MPPB processa ex-secretário do Estado e cobra devolução de R$ 12 milhões

Afonso Celso Scocuglia comandava a Educação na época da compra suspeita. Foto: Francisco França

Afonso Celso Scocuglia comandava a Educação na época da compra suspeita. Foto: Francisco França

O Ministério Público da Paraíba vai protocolar na 3ª Vara da Fazenda Pública, ainda nesta semana, uma Ação Civil Pública de Responsabilização por Ato de Improbidade Administrativa e Ressarcimento ao Erário contra o ex-secretário de Educação do Estado, Afonso Celso Caldeira Scocuglia. Ele é acusado de envolvimento em fraudes em uma licitação para o fornecimento de módulos escolares, que teria causado prejuízo de R$ 12,4 milhões para o governo do Estado, fruto de sobrepreço. O detalhe é que o valor total do contrato é de R$ 24,4 milhões.

Além de Scocuglia, foram arrolados na ação pelo promotor da 2ª Promotoria do Patrimônio Público, Ricardo Alex Almeida Lins, o ex-gerente administrativo da Secretaria de Educação, Paulo Martinho de Carvalho Vasconcelos, e as empresas  G8 – Comércio de Equipamentos, Serviços e Representações Ltda. e  RM Santa Cruz Importação Ltda. (RM Distribuidora LTDA.). A ação também pede, liminarmente, a quebra dos sigilos fiscal e bancário dos envolvidos e a indisponibilidade dos bens até o limite do pagamento do prejuízo apontado.

Origem da investigação

O caso chegou ao MPPB a partir de notícia de fato encaminhada pelo Ministério Público Federal, o que motivou a instauração de um Inquérito Civil Público. O alvo era o contrato firmado entre a Secretaria Estadual de Educação da Paraíba (SEE) e a Empresa G8 Comércio de Equipamentos, Serviços e Representações Ltda., o qual teve por objeto o fornecimento de módulos escolares em forma de 207.679 ‘kits’ no valor total de R$ 24,4 milhões. A compra, curiosamente, foi baseada em ata de registro de preços da prefeitura de São Bernardo do Campo, em São Paulo.
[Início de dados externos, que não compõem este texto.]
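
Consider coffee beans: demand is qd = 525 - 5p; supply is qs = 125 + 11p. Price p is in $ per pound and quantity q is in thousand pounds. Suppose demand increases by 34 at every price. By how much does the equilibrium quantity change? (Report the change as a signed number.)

Δq = 23.375

The market clears where 525 - 5p = 125 + 11p. Rearranging, 16p = 400, hence p* = 25.
Substitute back: q* = 525 - 5(25) = 400.
After the shift, demand is qd = 559 - 5p.
Re-solving, 16p = 434 gives p = 27.125 and q = 423.375.
Δq = 423.375 - 400 = 23.375.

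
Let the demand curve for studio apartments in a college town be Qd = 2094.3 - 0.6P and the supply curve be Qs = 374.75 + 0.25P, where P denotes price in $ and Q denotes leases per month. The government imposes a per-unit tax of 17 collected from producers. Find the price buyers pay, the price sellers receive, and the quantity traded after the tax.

P_b = 2028, P_s = 2011, Q = 877.5

The tax drives a wedge P_b - P_s = 17. Substituting P_s = P_b - 17 into supply: Qs = 370.5 + 0.25P_b.
Market clearing requires 2094.3 - 0.6P_b = 370.5 + 0.25P_b; hence 1723.8 = 0.85P_b and P_b = 2028.
Then P_s = 2028 - 17 = 2011 and Q = 2094.3 - 0.6(2028) = 877.5.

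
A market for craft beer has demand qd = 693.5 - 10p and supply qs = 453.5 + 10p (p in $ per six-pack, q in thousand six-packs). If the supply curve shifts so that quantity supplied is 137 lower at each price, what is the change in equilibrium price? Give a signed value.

Equating demand and supply, 693.5 - 10p = 453.5 + 10p gives 20p = 240, so p* = 12.
Plugging p* into demand: q* = 693.5 - 10(12) = 573.5.
After the shift, supply is qs = 316.5 + 10p.
Re-solving, 20p = 377 gives p = 18.85 and q = 505.
Δp = 18.85 - 12 = 6.85.

Δp = 6.85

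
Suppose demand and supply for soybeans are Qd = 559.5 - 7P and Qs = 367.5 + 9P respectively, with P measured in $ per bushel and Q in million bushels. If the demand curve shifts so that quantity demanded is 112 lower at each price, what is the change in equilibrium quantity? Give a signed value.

Equating demand and supply, 559.5 - 7P = 367.5 + 9P gives 16P = 192, so P* = 12.
Substitute back: Q* = 559.5 - 7(12) = 475.5.
After the shift, demand is Qd = 447.5 - 7P.
The new intersection has 80 = 16P, i.e. P = 5, Q = 412.5.
ΔQ = 412.5 - 475.5 = -63.

ΔQ = -63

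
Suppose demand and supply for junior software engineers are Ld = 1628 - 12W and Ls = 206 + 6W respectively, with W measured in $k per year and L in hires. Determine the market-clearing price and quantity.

W* = 79, L* = 680

The market clears where 1628 - 12W = 206 + 6W. Rearranging, 18W = 1422, hence W* = 79.
From the demand curve, L* = 1628 - 12(79) = 680.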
O grande problema é que auditoria realizada pela Controladoria Geral do Estado (CGE) constatou uma série de irregularidades, que vai desde sobrepreço estimado em R$ 12,4 milhões ao não fornecimento dos produtos adquiridos, além da não comprovação técnica da economicidade pela adesão à Ata de Preços da prefeitura de São Bernardo. As investigações, com base no relatório da CGE, foram aprofundadas pelo Grupo de Atuação Especial de Combate ao Crime Organizado (Gaeco), do Ministério Público da Paraíba.

Simulação de consulta

A CGE, segundo o Ministério Público, revelou que a “Secretaria Estadual de Educação, no afã de atender formalmente ao requisito da vantajosidade, SIMULOU, em 21.11.2011, três consultas de preços, objetivando evidenciá-las (vantajosidade), assim, conferindo aparência de legalidade à predita adesão”. “Dentre as empresas que forneceram preços para os itens, duas delas, quais sejam SOMAK – Comercial de Materiais para Escritório Ltda e ANA FLÁVIA SILVA CARDOSO ME, não estão instaladas nos endereços citados na consulta de preços.
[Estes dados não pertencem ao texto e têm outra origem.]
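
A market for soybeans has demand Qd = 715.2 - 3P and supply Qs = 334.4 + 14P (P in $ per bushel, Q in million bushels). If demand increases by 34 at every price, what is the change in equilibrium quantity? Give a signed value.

ΔQ = 28

Set Qd = Qs: 715.2 - 3P = 334.4 + 14P, so 380.8 = 17P and P* = 22.4.
Substitute back: Q* = 715.2 - 3(22.4) = 648.
After the shift, demand is Qd = 749.2 - 3P.
New equilibrium: 414.8 = 17P, so P = 24.4 and Q = 676.
ΔQ = 676 - 648 = 28.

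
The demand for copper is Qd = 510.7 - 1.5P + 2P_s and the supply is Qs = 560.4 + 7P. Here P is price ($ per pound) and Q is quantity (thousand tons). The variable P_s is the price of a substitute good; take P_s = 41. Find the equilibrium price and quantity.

P* = 3.8, Q* = 587

With P_s = 41, demand is Qd = 592.7 - 1.5P.
The market clears where 592.7 - 1.5P = 560.4 + 7P. Rearranging, 8.5P = 32.3, hence P* = 3.8.
From the demand curve, Q* = 592.7 - 1.5(3.8) = 587.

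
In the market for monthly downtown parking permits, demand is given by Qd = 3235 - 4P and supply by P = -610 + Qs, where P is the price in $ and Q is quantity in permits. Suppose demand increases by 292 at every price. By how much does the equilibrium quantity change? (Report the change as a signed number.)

ΔQ = 58.4

Solving each curve for Q: Qs = 610 + P.
Set Qd = Qs: 3235 - 4P = 610 + P, so 2625 = 5P and P* = 525.
Plugging P* into demand: Q* = 3235 - 4(525) = 1135.
After the shift, demand is Qd = 3527 - 4P.
New equilibrium: 2917 = 5P, so P = 583.4 and Q = 1193.4.
ΔQ = 1193.4 - 1135 = 58.4.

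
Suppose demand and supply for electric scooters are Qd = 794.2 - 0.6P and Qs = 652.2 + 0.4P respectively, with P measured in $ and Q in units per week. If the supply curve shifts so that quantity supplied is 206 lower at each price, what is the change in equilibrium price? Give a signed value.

ΔP = 206

The market clears where 794.2 - 0.6P = 652.2 + 0.4P. Rearranging, P = 142, hence P* = 142.
From the demand curve, Q* = 794.2 - 0.6(142) = 709.
After the shift, supply is Qs = 446.2 + 0.4P.
Re-solving, P = 348 gives P = 348 and Q = 585.4.
ΔP = 348 - 142 = 206.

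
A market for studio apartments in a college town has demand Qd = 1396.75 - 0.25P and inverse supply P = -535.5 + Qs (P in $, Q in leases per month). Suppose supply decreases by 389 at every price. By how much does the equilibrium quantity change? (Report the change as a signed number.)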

Além disso, a Somak não dispunha dos produtos pesquisados, o que levou o órgão de controle a concluir que ela não poderia fornecer orçamento sobre itens que não comercializa. Outra curiosidade, em relação à outra empresa pesquisada pela Secretaria de Educação, a Ana Flávia Silvia Cardoso ME, é que o CNPJ dela aponta como atividade econômica o comércio varejista de produtos alimentícios em geral.

“Quando calculado sobre o preço médio de uma marca similar, o valor potencialmente pago a maior pela SEE salta para o estratosférico montante de R$ 12.486.571,02, isto é, um sobrepreço de 51,14%, sem se considerar os impactos econômicos positivos decorrentes que este volume de recursos geraria no comércio local”,  ressalta outro trecho da ação. Outra curiosidade apontada é que a foram constatados indícios de que a empresa RM Distribuidora Ldta. é uma empresa fantasma ou de fachada.

O ex-secretário de Educação, Afonso Scocuglia, não foi localizado pelo blog para dar sua versão sobre as acusações.